Wyden, calling the programs “constitutionally flawed” and “overly intrusive,” told audience members that the programs’ flaws “go beyond the intrusions on the individual privacy of our people.”
“American companies that are believed to have been the subject of government surveillance orders are taking a major hit internationally and here at home,” said Wyden.
In the weeks following former NSA contractor Edward Snowden’s disclosures about the programs, U.S. tech companies reported losing business as a consequence of the disclosures.
According to a recent report by the Information Technology & Innovation Foundation, the NSA’s Internet surveillance programs could cost the U.S. cloud computing industry up to $35 billion over the next three years due to the companies’ damaged reputations abroad.
“This is a serious economic issue at a time when we all know that our economy most certainly is fragile,” said Wyden.
“In the global marketplace, American digital companies, especially those that have to reach those markets thousands of miles away are going to lose ground, serious ground, to foreign competition, and it will put tends of thousands of high-paying American jobs at risk if this trend continues,” warned Wyden.

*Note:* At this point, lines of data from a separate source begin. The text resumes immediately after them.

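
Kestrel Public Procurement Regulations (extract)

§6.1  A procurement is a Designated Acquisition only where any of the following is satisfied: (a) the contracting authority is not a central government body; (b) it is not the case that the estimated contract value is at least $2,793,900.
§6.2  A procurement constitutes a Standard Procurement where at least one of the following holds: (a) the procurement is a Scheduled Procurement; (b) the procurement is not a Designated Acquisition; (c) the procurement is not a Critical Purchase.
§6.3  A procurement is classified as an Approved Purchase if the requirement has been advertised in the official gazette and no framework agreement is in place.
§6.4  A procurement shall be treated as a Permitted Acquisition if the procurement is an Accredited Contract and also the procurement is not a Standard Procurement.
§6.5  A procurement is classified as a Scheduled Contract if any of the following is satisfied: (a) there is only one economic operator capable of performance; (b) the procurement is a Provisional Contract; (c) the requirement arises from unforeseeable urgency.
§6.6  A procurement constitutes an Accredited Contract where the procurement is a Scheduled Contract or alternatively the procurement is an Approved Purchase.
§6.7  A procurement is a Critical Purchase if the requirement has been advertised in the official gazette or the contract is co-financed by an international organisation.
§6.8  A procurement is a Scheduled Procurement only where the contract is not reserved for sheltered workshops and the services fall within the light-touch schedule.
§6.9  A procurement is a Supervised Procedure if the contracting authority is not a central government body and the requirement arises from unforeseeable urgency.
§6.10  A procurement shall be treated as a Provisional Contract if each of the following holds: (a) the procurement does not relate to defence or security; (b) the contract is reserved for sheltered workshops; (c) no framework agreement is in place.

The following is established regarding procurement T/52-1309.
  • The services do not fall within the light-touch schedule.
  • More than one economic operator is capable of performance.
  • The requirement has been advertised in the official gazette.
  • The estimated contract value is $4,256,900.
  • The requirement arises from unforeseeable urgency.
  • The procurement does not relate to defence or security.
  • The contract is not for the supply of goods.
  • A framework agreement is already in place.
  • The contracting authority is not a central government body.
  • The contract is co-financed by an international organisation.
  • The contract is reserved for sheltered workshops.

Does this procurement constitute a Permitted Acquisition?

§6.10 — Provisional Contract: [the procurement does not relate to defence or security? yes] AND [the contract is reserved for sheltered workshops? yes] AND [no framework agreement is in place? no] → not satisfied.
§6.5 — Scheduled Contract: [there is only one economic operator capable of performance? no] OR [Provisional Contract (§6.10)? no] OR [the requirement arises from unforeseeable urgency? yes] → satisfied.
§6.3 — Approved Purchase: [the requirement has been advertised in the official gazette? yes] AND [no framework agreement is in place? no] → not satisfied.
§6.6 — Accredited Contract: [Scheduled Contract (§6.5)? yes] OR [Approved Purchase (§6.3)? no] → satisfied.
§6.8 — Scheduled Procurement: [the contract is not reserved for sheltered workshops? no] AND [the services fall within the light-touch schedule? no] → not satisfied.
§6.1 — Designated Acquisition: [the contracting authority is not a central government body? yes] OR [estimated contract value: $4,256,900 ≥ $2,793,900? yes, so negated condition no] → satisfied.
§6.7 — Critical Purchase: [the requirement has been advertised in the official gazette? yes] OR [the contract is co-financed by an international organisation? yes] → satisfied.
§6.2 — Standard Procurement: [Scheduled Procurement (§6.8)? no] OR [not a Designated Acquisition (§6.1)? no] OR [not a Critical Purchase (§6.7)? no] → not satisfied.
§6.4 — Permitted Acquisition: [Accredited Contract (§6.6)? yes] AND [not a Standard Procurement (§6.2)? yes] → satisfied.

Yes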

Washington Post journalist Barton Gellman told audience members that prior to publishing the story about PRISM, one of the NSA’s Internet surveillance programs, the U.S. government tried to convince Gellman not to publish the names of the companies participating in the program.
The companies would be reluctant to cooperate with the government in the future should their names be disclosed, the government said to Gellman.
A number of the implicated companies — including Google, Microsoft, Facebook, Yahoo, and LinkedIn — are fighting the executive branch in court to be able to disclose more information about the kinds of requests they receive.
Their lawsuits, and petitions, are part of an effort to restore consumer trust in their services.
“Let me tell you, if a foreign enemy was doing this much damage to our economy, people would be in the streets with pitchforks,” said Wyden.